West Somerset Yeomanry during the Boer War

Boer War

On 13 December 1899, the decision was made to allow volunteer forces to serve in the Second Boer War.

Due to the string of defeats during Black Week in December 1899, the HM government realised it required more troops than just the regular army. To do this a Royal Warrant was issued on 24 December 1899. This warrant officially created the Imperial Yeomanry.

The regiment provided troops for the 7th Battalion Imperial Yeomanry, and sailed for the Cape in March 1900.

West Somerset Yeomanry during WW1

During World War I the regiment raised 2 further Regiments:

2/1st and 3/1st Regiments.

1/1st West Somerset Yeomanry

On mobilisation the original regiment, the 1/1st West Somerset Yeomanry, came under the command of 2nd Mounted Brigade of the 1st Mounted Division.

During October 1915, they received their orders for service and landed at Suvla Bay in Gallipoli where they were attached to the 11th (Northern) Division.

On 5 November 1915, they were attached to the 2nd Mounted Division. Having been evacuation from Gallipoli, they moved on to Egypt and became part of the 2nd Dismounted Brigade, part of the Western Frontier Force.

On 4 January 1917, the Regiment was re-roled to an infantry unit and formed the 12th Battalion, (West Somerset Yeomanry), Somerset Light Infantry, and came under the command of 229th Brigade, 74th (Yeomanry) Division.

They remained on the Western Front in France until the end of the war.

2/1st West Somerset Yeomanry

The 2/1st West Somerset Yeomanry was raised in September 1914 and in 1916, re-roled to a cyclist unit.

It remained in the United Kingdom until moving to Ireland in May 1918, until the end of the war.
3/1st West Somerset Yeomanry

The 3/1st West Somerset Yeomanry was formed in 1915, it remained in the United Kingdom and was disbanded in early 1917.

Between the wars

The Regiment was reformed in 1920 as a Gunner Brigade. On re-organisation in 1927, two West Somerset Yeomanry Batteries were brigaded with two Batteries of the Queen's Own Dorset Yeomanry forming the 94th Brigade R.F.A.

West Somerset Yeomanry during WW2

On mobilisation in 1939, the Regiment, now known as the 55 (Wessex) Field Regiment R.A., formed a second line Regiment known as the 112 Field Regiment RA.

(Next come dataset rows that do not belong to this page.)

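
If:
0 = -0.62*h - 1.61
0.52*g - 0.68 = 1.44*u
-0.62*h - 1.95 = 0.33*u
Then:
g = -1.55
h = -2.60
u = -1.03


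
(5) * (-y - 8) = -5*y - 40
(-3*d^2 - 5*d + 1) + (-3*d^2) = -6*d^2 - 5*d + 1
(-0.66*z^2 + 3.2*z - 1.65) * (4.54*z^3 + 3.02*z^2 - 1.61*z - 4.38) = -2.9964*z^5 + 12.5348*z^4 + 3.2356*z^3 - 7.2442*z^2 - 11.3595*z + 7.227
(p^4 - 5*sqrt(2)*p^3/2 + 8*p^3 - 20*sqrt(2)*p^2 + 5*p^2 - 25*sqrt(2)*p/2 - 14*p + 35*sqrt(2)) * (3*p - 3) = 3*p^5 - 15*sqrt(2)*p^4/2 + 21*p^4 - 105*sqrt(2)*p^3/2 - 9*p^3 - 57*p^2 + 45*sqrt(2)*p^2/2 + 42*p + 285*sqrt(2)*p/2 - 105*sqrt(2)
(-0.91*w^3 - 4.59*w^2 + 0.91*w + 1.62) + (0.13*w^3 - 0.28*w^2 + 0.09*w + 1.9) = -0.78*w^3 - 4.87*w^2 + 1.0*w + 3.52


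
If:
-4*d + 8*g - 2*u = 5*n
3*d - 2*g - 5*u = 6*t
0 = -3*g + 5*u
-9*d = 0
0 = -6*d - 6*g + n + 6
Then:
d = 0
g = 75/58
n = 51/29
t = -125/116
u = 45/58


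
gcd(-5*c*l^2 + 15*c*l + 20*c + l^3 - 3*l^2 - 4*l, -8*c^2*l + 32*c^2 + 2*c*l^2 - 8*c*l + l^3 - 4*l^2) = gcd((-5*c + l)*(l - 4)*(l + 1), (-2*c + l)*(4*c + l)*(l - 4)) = l - 4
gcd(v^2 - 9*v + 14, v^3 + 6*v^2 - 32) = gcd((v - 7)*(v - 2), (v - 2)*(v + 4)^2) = v - 2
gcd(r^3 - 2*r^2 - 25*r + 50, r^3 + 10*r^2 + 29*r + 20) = r + 5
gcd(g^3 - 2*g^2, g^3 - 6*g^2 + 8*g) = g^2 - 2*g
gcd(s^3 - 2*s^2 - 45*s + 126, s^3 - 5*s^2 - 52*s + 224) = s + 7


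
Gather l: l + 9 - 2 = l + 7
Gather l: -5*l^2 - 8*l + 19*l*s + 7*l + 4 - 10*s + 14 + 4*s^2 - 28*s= -5*l^2 + l*(19*s - 1) + 4*s^2 - 38*s + 18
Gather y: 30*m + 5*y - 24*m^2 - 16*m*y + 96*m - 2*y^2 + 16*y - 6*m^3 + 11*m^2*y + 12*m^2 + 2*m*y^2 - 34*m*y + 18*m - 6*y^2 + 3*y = -6*m^3 - 12*m^2 + 144*m + y^2*(2*m - 8) + y*(11*m^2 - 50*m + 24)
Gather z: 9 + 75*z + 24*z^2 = 24*z^2 + 75*z + 9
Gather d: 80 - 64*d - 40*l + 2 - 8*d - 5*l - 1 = -72*d - 45*l + 81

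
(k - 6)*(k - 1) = k^2 - 7*k + 6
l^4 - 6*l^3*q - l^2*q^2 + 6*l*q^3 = l*(l - 6*q)*(l - q)*(l + q)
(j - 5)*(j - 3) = j^2 - 8*j + 15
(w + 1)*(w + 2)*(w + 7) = w^3 + 10*w^2 + 23*w + 14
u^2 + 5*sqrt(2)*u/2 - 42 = (u - 7*sqrt(2)/2)*(u + 6*sqrt(2))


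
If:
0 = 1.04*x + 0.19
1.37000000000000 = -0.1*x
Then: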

55 (Wessex) Field Regiment

The regiment was formed around two batteries the 373 (W Somerset Yeo) and 374 (W Somerset Yeo), remained in the United Kingdom, until D-Day plus 21 and landed in Normandy as part of the Guards Armoured Division which it had joined in 1942.

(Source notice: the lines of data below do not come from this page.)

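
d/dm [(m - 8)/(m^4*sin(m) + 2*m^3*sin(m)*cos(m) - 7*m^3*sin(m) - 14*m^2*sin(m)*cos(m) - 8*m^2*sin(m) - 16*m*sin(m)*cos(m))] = -(m^3*cos(m) + 3*m^2*sin(m) + m^2*cos(m) + 2*m^2*cos(2*m) + 2*m*sin(m) + 2*sqrt(2)*m*sin(2*m + pi/4) + sin(2*m))/(m^2*(m + 1)^2*(m + 2*cos(m))^2*sin(m)^2)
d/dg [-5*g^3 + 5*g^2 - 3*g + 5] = -15*g^2 + 10*g - 3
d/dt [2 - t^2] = -2*t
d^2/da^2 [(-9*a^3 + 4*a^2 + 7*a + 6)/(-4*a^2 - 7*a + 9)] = 6*(255*a^3 - 807*a^2 + 309*a - 425)/(64*a^6 + 336*a^5 + 156*a^4 - 1169*a^3 - 351*a^2 + 1701*a - 729)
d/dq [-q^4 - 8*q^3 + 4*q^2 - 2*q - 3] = -4*q^3 - 24*q^2 + 8*q - 2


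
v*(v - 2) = v^2 - 2*v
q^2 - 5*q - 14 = (q - 7)*(q + 2)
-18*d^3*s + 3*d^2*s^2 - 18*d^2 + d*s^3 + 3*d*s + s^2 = (-3*d + s)*(6*d + s)*(d*s + 1)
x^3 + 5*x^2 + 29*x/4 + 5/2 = (x + 1/2)*(x + 2)*(x + 5/2)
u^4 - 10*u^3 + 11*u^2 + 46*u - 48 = (u - 8)*(u - 3)*(u - 1)*(u + 2)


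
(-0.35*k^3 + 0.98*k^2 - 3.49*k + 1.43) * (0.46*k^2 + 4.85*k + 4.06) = -0.161*k^5 - 1.2467*k^4 + 1.7266*k^3 - 12.2899*k^2 - 7.2339*k + 5.8058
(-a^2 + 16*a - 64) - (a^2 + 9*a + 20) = -2*a^2 + 7*a - 84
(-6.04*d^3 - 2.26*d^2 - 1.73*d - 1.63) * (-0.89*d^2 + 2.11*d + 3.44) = 5.3756*d^5 - 10.733*d^4 - 24.0065*d^3 - 9.974*d^2 - 9.3905*d - 5.6072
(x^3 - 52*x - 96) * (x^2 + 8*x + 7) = x^5 + 8*x^4 - 45*x^3 - 512*x^2 - 1132*x - 672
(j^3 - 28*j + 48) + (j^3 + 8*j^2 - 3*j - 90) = 2*j^3 + 8*j^2 - 31*j - 42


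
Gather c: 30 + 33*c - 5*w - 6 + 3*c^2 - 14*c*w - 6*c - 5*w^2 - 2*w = 3*c^2 + c*(27 - 14*w) - 5*w^2 - 7*w + 24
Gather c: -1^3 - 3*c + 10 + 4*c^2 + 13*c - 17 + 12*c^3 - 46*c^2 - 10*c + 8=12*c^3 - 42*c^2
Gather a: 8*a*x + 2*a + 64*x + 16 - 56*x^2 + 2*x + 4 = a*(8*x + 2) - 56*x^2 + 66*x + 20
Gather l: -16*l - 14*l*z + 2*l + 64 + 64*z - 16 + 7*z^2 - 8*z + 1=l*(-14*z - 14) + 7*z^2 + 56*z + 49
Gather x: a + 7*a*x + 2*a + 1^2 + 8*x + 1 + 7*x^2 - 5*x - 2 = 3*a + 7*x^2 + x*(7*a + 3)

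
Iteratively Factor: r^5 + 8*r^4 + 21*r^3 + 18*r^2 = (r + 3)*(r^4 + 5*r^3 + 6*r^2) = r*(r + 3)*(r^3 + 5*r^2 + 6*r) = r*(r + 3)^2*(r^2 + 2*r) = r^2*(r + 3)^2*(r + 2)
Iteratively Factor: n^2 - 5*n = (n - 5)*(n)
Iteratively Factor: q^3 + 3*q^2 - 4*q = (q + 4)*(q^2 - q) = (q - 1)*(q + 4)*(q)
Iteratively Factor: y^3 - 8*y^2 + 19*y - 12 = (y - 4)*(y^2 - 4*y + 3) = (y - 4)*(y - 1)*(y - 3)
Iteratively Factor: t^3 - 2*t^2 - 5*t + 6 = (t - 3)*(t^2 + t - 2) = (t - 3)*(t + 2)*(t - 1)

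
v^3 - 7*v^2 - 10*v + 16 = (v - 8)*(v - 1)*(v + 2)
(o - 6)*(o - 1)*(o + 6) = o^3 - o^2 - 36*o + 36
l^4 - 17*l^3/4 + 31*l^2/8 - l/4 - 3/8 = (l - 3)*(l - 1)*(l - 1/2)*(l + 1/4)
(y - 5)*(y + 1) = y^2 - 4*y - 5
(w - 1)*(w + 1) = w^2 - 1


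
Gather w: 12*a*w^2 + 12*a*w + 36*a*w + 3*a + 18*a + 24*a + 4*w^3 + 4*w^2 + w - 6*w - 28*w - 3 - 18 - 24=45*a + 4*w^3 + w^2*(12*a + 4) + w*(48*a - 33) - 45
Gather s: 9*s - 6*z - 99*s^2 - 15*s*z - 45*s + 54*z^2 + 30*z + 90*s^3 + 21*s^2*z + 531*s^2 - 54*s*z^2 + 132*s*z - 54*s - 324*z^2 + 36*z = 90*s^3 + s^2*(21*z + 432) + s*(-54*z^2 + 117*z - 90) - 270*z^2 + 60*z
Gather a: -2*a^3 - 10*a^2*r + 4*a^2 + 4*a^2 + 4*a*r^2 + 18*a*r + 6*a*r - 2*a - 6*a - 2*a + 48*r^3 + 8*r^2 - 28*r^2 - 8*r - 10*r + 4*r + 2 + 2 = -2*a^3 + a^2*(8 - 10*r) + a*(4*r^2 + 24*r - 10) + 48*r^3 - 20*r^2 - 14*r + 4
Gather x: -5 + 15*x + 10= 15*x + 5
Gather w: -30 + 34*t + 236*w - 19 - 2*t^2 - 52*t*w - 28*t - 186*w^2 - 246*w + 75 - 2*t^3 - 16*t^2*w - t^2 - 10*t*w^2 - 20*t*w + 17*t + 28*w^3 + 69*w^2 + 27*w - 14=-2*t^3 - 3*t^2 + 23*t + 28*w^3 + w^2*(-10*t - 117) + w*(-16*t^2 - 72*t + 17) + 12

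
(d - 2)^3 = d^3 - 6*d^2 + 12*d - 8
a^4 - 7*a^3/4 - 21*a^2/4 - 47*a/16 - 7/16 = (a - 7/2)*(a + 1/4)*(a + 1/2)*(a + 1)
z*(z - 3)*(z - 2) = z^3 - 5*z^2 + 6*z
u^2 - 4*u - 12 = (u - 6)*(u + 2)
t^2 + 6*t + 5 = (t + 1)*(t + 5)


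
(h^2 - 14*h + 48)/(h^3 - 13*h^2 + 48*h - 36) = (h - 8)/(h^2 - 7*h + 6)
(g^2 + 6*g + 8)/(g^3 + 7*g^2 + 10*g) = (g + 4)/(g*(g + 5))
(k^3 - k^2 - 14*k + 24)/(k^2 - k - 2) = (k^2 + k - 12)/(k + 1)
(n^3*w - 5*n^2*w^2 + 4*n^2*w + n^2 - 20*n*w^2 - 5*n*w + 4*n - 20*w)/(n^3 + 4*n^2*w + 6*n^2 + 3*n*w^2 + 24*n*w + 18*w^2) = (n^3*w - 5*n^2*w^2 + 4*n^2*w + n^2 - 20*n*w^2 - 5*n*w + 4*n - 20*w)/(n^3 + 4*n^2*w + 6*n^2 + 3*n*w^2 + 24*n*w + 18*w^2)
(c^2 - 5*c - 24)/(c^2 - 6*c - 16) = (c + 3)/(c + 2)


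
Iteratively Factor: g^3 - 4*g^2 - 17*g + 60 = (g + 4)*(g^2 - 8*g + 15) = (g - 5)*(g + 4)*(g - 3)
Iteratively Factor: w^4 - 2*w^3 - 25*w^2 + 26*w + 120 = (w - 5)*(w^3 + 3*w^2 - 10*w - 24) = (w - 5)*(w + 2)*(w^2 + w - 12) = (w - 5)*(w - 3)*(w + 2)*(w + 4)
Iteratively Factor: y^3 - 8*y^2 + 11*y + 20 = (y + 1)*(y^2 - 9*y + 20) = (y - 5)*(y + 1)*(y - 4)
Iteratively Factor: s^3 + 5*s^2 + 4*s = (s)*(s^2 + 5*s + 4) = s*(s + 4)*(s + 1)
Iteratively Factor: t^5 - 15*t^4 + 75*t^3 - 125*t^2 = (t)*(t^4 - 15*t^3 + 75*t^2 - 125*t) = t*(t - 5)*(t^3 - 10*t^2 + 25*t) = t*(t - 5)^2*(t^2 - 5*t) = t*(t - 5)^3*(t)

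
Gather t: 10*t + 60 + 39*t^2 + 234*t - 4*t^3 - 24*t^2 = -4*t^3 + 15*t^2 + 244*t + 60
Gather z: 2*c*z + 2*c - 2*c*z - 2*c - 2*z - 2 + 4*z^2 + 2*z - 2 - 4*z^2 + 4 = 0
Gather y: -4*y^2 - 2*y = -4*y^2 - 2*y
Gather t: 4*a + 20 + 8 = 4*a + 28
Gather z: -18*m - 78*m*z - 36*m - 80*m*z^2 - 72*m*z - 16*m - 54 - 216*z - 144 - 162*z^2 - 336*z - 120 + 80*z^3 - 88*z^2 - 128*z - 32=-70*m + 80*z^3 + z^2*(-80*m - 250) + z*(-150*m - 680) - 350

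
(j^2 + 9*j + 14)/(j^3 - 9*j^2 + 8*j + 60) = (j + 7)/(j^2 - 11*j + 30)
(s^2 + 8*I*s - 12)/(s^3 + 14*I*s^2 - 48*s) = (s + 2*I)/(s*(s + 8*I))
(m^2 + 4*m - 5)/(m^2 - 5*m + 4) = (m + 5)/(m - 4)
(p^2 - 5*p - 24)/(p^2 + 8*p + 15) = (p - 8)/(p + 5)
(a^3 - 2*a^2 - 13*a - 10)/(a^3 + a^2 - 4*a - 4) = (a - 5)/(a - 2)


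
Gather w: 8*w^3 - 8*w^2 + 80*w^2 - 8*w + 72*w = 8*w^3 + 72*w^2 + 64*w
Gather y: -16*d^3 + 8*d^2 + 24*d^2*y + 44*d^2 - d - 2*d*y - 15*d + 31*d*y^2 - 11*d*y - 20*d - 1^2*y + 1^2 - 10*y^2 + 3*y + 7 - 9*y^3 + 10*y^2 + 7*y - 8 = -16*d^3 + 52*d^2 + 31*d*y^2 - 36*d - 9*y^3 + y*(24*d^2 - 13*d + 9)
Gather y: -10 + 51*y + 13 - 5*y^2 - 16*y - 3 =-5*y^2 + 35*y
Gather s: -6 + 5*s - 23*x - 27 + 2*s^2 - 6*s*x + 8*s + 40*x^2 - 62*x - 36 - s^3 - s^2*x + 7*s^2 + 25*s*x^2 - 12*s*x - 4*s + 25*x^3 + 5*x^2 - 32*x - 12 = -s^3 + s^2*(9 - x) + s*(25*x^2 - 18*x + 9) + 25*x^3 + 45*x^2 - 117*x - 81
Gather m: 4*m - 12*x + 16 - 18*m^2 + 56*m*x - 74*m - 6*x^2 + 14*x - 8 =-18*m^2 + m*(56*x - 70) - 6*x^2 + 2*x + 8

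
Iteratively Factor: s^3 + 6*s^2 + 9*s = (s + 3)*(s^2 + 3*s) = (s + 3)^2*(s)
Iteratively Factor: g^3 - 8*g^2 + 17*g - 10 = (g - 1)*(g^2 - 7*g + 10) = (g - 5)*(g - 1)*(g - 2)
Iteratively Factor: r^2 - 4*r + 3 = (r - 3)*(r - 1)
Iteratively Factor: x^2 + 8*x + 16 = (x + 4)*(x + 4)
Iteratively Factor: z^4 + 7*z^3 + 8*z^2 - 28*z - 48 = (z + 3)*(z^3 + 4*z^2 - 4*z - 16) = (z + 2)*(z + 3)*(z^2 + 2*z - 8) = (z - 2)*(z + 2)*(z + 3)*(z + 4)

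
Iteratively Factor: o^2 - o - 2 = (o + 1)*(o - 2)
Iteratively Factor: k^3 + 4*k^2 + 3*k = (k + 1)*(k^2 + 3*k) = (k + 1)*(k + 3)*(k)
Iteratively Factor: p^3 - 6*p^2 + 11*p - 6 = (p - 1)*(p^2 - 5*p + 6) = (p - 2)*(p - 1)*(p - 3)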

It saw its first action at Pubot en Bassin and was involved in the battles for Carpiquet Areodrome, Caen and the Miny Bocage, whilst with the Guards Armoured Division's it advanced from the Falaise Gap to the capture of Brussels.

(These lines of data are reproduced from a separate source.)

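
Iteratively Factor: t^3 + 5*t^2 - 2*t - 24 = (t + 4)*(t^2 + t - 6) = (t - 2)*(t + 4)*(t + 3)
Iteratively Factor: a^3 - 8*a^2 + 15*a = (a - 5)*(a^2 - 3*a) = (a - 5)*(a - 3)*(a)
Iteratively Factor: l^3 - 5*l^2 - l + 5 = (l - 1)*(l^2 - 4*l - 5) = (l - 5)*(l - 1)*(l + 1)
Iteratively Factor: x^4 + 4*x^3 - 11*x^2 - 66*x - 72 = (x + 3)*(x^3 + x^2 - 14*x - 24) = (x - 4)*(x + 3)*(x^2 + 5*x + 6) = (x - 4)*(x + 2)*(x + 3)*(x + 3)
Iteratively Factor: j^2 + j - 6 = (j - 2)*(j + 3)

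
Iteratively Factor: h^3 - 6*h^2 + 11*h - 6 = (h - 2)*(h^2 - 4*h + 3) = (h - 2)*(h - 1)*(h - 3)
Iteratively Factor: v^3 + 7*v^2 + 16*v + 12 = (v + 2)*(v^2 + 5*v + 6) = (v + 2)*(v + 3)*(v + 2)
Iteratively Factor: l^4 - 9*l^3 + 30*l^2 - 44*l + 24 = (l - 2)*(l^3 - 7*l^2 + 16*l - 12) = (l - 3)*(l - 2)*(l^2 - 4*l + 4) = (l - 3)*(l - 2)^2*(l - 2)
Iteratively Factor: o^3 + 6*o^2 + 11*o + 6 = (o + 2)*(o^2 + 4*o + 3) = (o + 2)*(o + 3)*(o + 1)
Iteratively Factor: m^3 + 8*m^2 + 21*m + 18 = (m + 3)*(m^2 + 5*m + 6) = (m + 2)*(m + 3)*(m + 3)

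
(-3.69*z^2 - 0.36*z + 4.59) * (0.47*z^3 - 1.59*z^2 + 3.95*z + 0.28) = -1.7343*z^5 + 5.6979*z^4 - 11.8458*z^3 - 9.7533*z^2 + 18.0297*z + 1.2852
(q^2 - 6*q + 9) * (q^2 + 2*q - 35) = q^4 - 4*q^3 - 38*q^2 + 228*q - 315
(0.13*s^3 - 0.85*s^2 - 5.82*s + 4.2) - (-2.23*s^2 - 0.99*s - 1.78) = 0.13*s^3 + 1.38*s^2 - 4.83*s + 5.98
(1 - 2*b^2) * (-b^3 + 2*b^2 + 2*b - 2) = 2*b^5 - 4*b^4 - 5*b^3 + 6*b^2 + 2*b - 2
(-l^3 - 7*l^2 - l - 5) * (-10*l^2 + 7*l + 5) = 10*l^5 + 63*l^4 - 44*l^3 + 8*l^2 - 40*l - 25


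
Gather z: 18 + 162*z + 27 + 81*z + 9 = 243*z + 54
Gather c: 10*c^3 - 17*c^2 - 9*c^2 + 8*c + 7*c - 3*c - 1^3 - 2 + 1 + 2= 10*c^3 - 26*c^2 + 12*c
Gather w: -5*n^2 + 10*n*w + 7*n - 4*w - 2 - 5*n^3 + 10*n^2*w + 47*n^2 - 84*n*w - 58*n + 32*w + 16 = -5*n^3 + 42*n^2 - 51*n + w*(10*n^2 - 74*n + 28) + 14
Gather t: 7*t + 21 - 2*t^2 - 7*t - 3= 18 - 2*t^2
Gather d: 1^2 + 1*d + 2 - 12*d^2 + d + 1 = -12*d^2 + 2*d + 4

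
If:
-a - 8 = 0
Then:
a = -8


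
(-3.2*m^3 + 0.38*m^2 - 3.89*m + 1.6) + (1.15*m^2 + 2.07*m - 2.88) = -3.2*m^3 + 1.53*m^2 - 1.82*m - 1.28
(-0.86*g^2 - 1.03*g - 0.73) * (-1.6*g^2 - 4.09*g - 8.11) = 1.376*g^4 + 5.1654*g^3 + 12.3553*g^2 + 11.339*g + 5.9203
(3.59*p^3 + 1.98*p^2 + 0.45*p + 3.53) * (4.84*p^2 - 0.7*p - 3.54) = 17.3756*p^5 + 7.0702*p^4 - 11.9166*p^3 + 9.761*p^2 - 4.064*p - 12.4962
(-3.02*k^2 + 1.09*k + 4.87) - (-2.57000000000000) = -3.02*k^2 + 1.09*k + 7.44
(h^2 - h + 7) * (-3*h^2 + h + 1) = -3*h^4 + 4*h^3 - 21*h^2 + 6*h + 7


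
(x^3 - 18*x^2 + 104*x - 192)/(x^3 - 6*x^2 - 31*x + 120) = (x^2 - 10*x + 24)/(x^2 + 2*x - 15)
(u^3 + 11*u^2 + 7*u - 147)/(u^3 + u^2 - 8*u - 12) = (u^2 + 14*u + 49)/(u^2 + 4*u + 4)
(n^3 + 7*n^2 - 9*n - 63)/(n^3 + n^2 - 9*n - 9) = (n + 7)/(n + 1)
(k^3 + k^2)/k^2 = k + 1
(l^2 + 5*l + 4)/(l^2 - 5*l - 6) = (l + 4)/(l - 6)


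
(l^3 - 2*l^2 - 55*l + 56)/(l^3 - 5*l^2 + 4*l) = (l^2 - l - 56)/(l*(l - 4))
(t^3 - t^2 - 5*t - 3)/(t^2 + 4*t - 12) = (t^3 - t^2 - 5*t - 3)/(t^2 + 4*t - 12)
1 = 1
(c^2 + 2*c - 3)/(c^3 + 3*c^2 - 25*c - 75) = (c - 1)/(c^2 - 25)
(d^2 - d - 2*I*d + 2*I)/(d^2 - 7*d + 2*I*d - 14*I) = (d^2 - d - 2*I*d + 2*I)/(d^2 - 7*d + 2*I*d - 14*I)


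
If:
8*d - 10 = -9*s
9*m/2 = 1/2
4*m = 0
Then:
No Solution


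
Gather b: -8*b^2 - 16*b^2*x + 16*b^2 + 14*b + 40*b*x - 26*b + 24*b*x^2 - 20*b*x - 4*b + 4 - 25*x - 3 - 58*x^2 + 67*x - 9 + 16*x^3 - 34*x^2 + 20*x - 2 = b^2*(8 - 16*x) + b*(24*x^2 + 20*x - 16) + 16*x^3 - 92*x^2 + 62*x - 10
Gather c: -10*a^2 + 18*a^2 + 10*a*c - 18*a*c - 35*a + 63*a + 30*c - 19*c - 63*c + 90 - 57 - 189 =8*a^2 + 28*a + c*(-8*a - 52) - 156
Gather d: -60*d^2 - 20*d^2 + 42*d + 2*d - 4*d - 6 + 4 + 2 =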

The Regiment also participated in the Battle of the Reichswald and provided support for the assault river crossing of the Rhine.

It ended the war at Aachen where it was deployed in an occupational role.

112 Field Regiment RA(TA), consisted of two batteries, the 217 and 220 (Wiltshire). It remained in the United Kingdom as a second line unit, until June 1944 when it was deployed to France, with the 43rd (Wessex) Infantry Division.


The Regiment was reformed in 1947, with the title 55th Field Regiment R.A. until February 1967. With the reduction of the Territorial Army it ceased to exist as a regiment.

Some elements of the Regiment, along with elements of the North Somerset Yeomanry, were merged/amalgimated with the Somerset Light Infantry to form the Somerset Yeomanry and Light Infantry.

This changed title again in 1971 to become the 6th Battalion The Light Infantry (Volunteers).